Şu sıralar pirinçteki fiyat oyunları, gündemin ilk sıralarında. Bakanlık, yeterli stoka rağmen fiyat tırmandırmak isteyenlerden söz ediyor. Başbakan, bulgur alternatifini gündeme getiriyor. Pirinççiler de "biz stokçufırsatçı değiliz" demeye hazırlanıyor.
Görünen o ki bir musibet, bin nasihatten daha evla olabilecek muhakeme sürecini tetiklemiş.
Fiyatları otoritenin belirlediği narh döneminde, karaborsaları yaşadık. 5 sente muhtaç zamanları, yağ ve tüp kuyruklarını da...
Serbest piyasa ekonomisinde tüm bunları, "görünmeyen el"in düzenleyeceğini savunan liberal iktidarlarımız oldu.
Fakat bu görünmeyen el'in, kimin sırtını sıvazlayacağını, kimin suratına yumruk indireceğini kestiremedik.
Hele ki 90'lı yıllarda, kendi bankasını hortumlayan, ortağını dolandıran, müşterisini kazıklayan da yine bu "görünmeyen el" olabildi.
Son dönemdeki hammadde ve gıda fiyatlarındaki tırmanışa paralel olarak içeride etiketler üzerinde bir baskı oluştuğunu görüyoruz. Mesela fırıncılar, buğdaydaki artışı bahane ederek, ekmek fiyatını zıplatma hazırlığında. Piyasa dinamikleri, rekabet çözüm olamıyor.
Peki çözüm nedir?
'Görünmeyen el'in fiyatları dengelemediği kesin. Ama fiyatları tepeden belirlemek de işe yaramayacak. Pirinç yerine bulgur yiyebiliriz de ekmeği ikame edecek alternatif yok . Sıkıntı, sadece bu iki alanda değil ki.
Mesela piyasadaki daralmayı bahane edenlerin, borç mükellefiyetlerini yerine getirememesi... Adamın biri "yok" diye ödeyemiyor. Fakat öteki, "var ama ben de ödemeyeyim" kurnazlığında. Bunları nasıl teşhis edecek ve nasıl ayırt edeceğiz?
Bizim bankacılar, kurda kuşa kredi kartı dağıtadursun, İngilizlerin kredi kartını terk ettiğini öğreniyoruz. Gerekçe; ekonomideki kötü gidişata karşı tedbir geliştirmek için nakite geçmek.
Çok şükür İngilizlerden daha akıllı(!) olduğumuzdan, "yoğurduma da 12 taksit yaparım, kime ne" diyebiliyoruz. Yetmiyor, bu anlayışa Bankalar Birliği'ni teslim ediyoruz.

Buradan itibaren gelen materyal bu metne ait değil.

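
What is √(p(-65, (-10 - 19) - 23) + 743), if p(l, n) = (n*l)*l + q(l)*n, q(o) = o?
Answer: 3*I*√23953 ≈ 464.3*I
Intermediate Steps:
p(l, n) = l*n + n*l² (p(l, n) = (n*l)*l + l*n = (l*n)*l + l*n = n*l² + l*n = l*n + n*l²)
√(p(-65, (-10 - 19) - 23) + 743) = √(-65*((-10 - 19) - 23)*(1 - 65) + 743) = √(-65*(-29 - 23)*(-64) + 743) = √(-65*(-52)*(-64) + 743) = √(-216320 + 743) = √(-215577) = 3*I*√23953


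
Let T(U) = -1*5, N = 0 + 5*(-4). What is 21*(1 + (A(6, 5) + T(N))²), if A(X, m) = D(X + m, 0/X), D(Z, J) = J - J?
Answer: 546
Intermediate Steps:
D(Z, J) = 0
A(X, m) = 0
N = -20 (N = 0 - 20 = -20)
T(U) = -5
21*(1 + (A(6, 5) + T(N))²) = 21*(1 + (0 - 5)²) = 21*(1 + (-5)²) = 21*(1 + 25) = 21*26 = 546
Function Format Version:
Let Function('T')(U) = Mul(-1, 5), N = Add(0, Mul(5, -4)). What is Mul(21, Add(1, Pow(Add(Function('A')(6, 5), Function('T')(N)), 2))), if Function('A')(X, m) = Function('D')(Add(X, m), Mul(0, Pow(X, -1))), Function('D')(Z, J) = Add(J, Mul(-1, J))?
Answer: 546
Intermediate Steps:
Function('D')(Z, J) = 0
Function('A')(X, m) = 0
N = -20 (N = Add(0, -20) = -20)
Function('T')(U) = -5
Mul(21, Add(1, Pow(Add(Function('A')(6, 5), Function('T')(N)), 2))) = Mul(21, Add(1, Pow(Add(0, -5), 2))) = Mul(21, Add(1, Pow(-5, 2))) = Mul(21, Add(1, 25)) = Mul(21, 26) = 546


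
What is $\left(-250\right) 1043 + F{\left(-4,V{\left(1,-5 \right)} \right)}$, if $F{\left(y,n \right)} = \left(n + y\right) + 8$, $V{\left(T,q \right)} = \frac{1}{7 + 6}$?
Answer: $- \frac{3389697}{13} \approx -2.6075 \cdot 10^{5}$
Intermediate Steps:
$V{\left(T,q \right)} = \frac{1}{13}$
$F{\left(y,n \right)} = 8 + n + y$
$\left(-250\right) 1043 + F{\left(-4,V{\left(1,-5 \right)} \right)} = \left(-250\right) 1043 + \left(8 + \frac{1}{13} - 4\right) = -260750 + \frac{53}{13} = - \frac{3389697}{13}$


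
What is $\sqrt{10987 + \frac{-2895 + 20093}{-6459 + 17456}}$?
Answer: $\frac{\sqrt{1328891083289}}{10997} \approx 104.83$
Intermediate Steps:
$\sqrt{10987 + \frac{-2895 + 20093}{-6459 + 17456}} = \sqrt{10987 + \frac{17198}{10997}} = \sqrt{\frac{120841237}{10997}} = \frac{\sqrt{1328891083289}}{10997}$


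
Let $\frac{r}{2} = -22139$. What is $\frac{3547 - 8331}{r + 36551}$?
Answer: $\frac{4784}{7727} \approx 0.61913$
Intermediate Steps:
$r = -44278$ ($r = 2 \left(-22139\right) = -44278$)
$\frac{3547 - 8331}{r + 36551} = \frac{3547 - 8331}{-44278 + 36551} = - \frac{4784}{-7727} = \left(-4784\right) \left(- \frac{1}{7727}\right) = \frac{4784}{7727}$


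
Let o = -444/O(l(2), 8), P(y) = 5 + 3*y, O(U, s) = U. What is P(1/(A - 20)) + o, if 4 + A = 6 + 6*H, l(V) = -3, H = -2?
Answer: 1529/10 ≈ 152.90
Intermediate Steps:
A = -10 (A = -4 + (6 + 6*(-2)) = -4 + (6 - 12) = -4 - 6 = -10)
o = 148 (o = -444/(-3) = -444*(-⅓) = 148)
P(1/(A - 20)) + o = (5 + 3/(-10 - 20)) + 148 = (5 + 3/(-30)) + 148 = (5 + 3*(-1/30)) + 148 = (5 - ⅒) + 148 = 49/10 + 148 = 1529/10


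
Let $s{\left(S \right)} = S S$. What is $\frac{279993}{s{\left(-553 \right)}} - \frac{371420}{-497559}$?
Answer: $\frac{36128087981}{21736860033} \approx 1.6621$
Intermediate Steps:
$s{\left(S \right)} = S^{2}$
$\frac{279993}{s{\left(-553 \right)}} - \frac{371420}{-497559} = \frac{279993}{\left(-553\right)^{2}} - \frac{371420}{-497559} = \frac{279993}{305809} - - \frac{371420}{497559} = 279993 \cdot \frac{1}{305809} + \frac{371420}{497559} = \frac{39999}{43687} + \frac{371420}{497559} = \frac{36128087981}{21736860033}$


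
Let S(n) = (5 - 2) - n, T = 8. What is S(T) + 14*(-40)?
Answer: -565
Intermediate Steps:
S(n) = 3 - n
S(T) + 14*(-40) = (3 - 1*8) + 14*(-40) = (3 - 8) - 560 = -5 - 560 = -565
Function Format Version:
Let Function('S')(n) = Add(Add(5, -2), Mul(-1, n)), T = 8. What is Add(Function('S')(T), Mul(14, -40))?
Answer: -565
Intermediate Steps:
Function('S')(n) = Add(3, Mul(-1, n))
Add(Function('S')(T), Mul(14, -40)) = Add(Add(3, Mul(-1, 8)), Mul(14, -40)) = Add(Add(3, -8), -560) = Add(-5, -560) = -565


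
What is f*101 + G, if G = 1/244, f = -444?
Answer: -10941935/244 ≈ -44844.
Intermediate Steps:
G = 1/244 ≈ 0.0040984
f*101 + G = -444*101 + 1/244 = -44844 + 1/244 = -10941935/244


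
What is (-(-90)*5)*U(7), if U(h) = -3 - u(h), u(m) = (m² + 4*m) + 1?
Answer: -36450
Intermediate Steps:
u(m) = 1 + m² + 4*m
U(h) = -4 - h² - 4*h (U(h) = -3 - (1 + h² + 4*h) = -3 + (-1 - h² - 4*h) = -4 - h² - 4*h)
(-(-90)*5)*U(7) = (-(-90)*5)*(-4 - 1*7² - 4*7) = (-5*(-90))*(-4 - 1*49 - 28) = 450*(-4 - 49 - 28) = 450*(-81) = -36450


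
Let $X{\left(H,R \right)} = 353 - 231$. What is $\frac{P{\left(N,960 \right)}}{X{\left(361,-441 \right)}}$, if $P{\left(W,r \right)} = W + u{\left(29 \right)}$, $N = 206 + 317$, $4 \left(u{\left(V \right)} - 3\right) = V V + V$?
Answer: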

Pirinçle oynayanları bulgurla dengeledik diyelim.
Peki bu anlayıştakilerin alternatifi, bulguru nedir sizce?
İş geliyor, akıl açığında düğümleniyor.
Kriz "olmadan önce" öğrenmemizi yasaklayan bir anayasa maddesi mi var?
Çarşıya pirince gidenler, evdeki bulgurdan olmasın derim.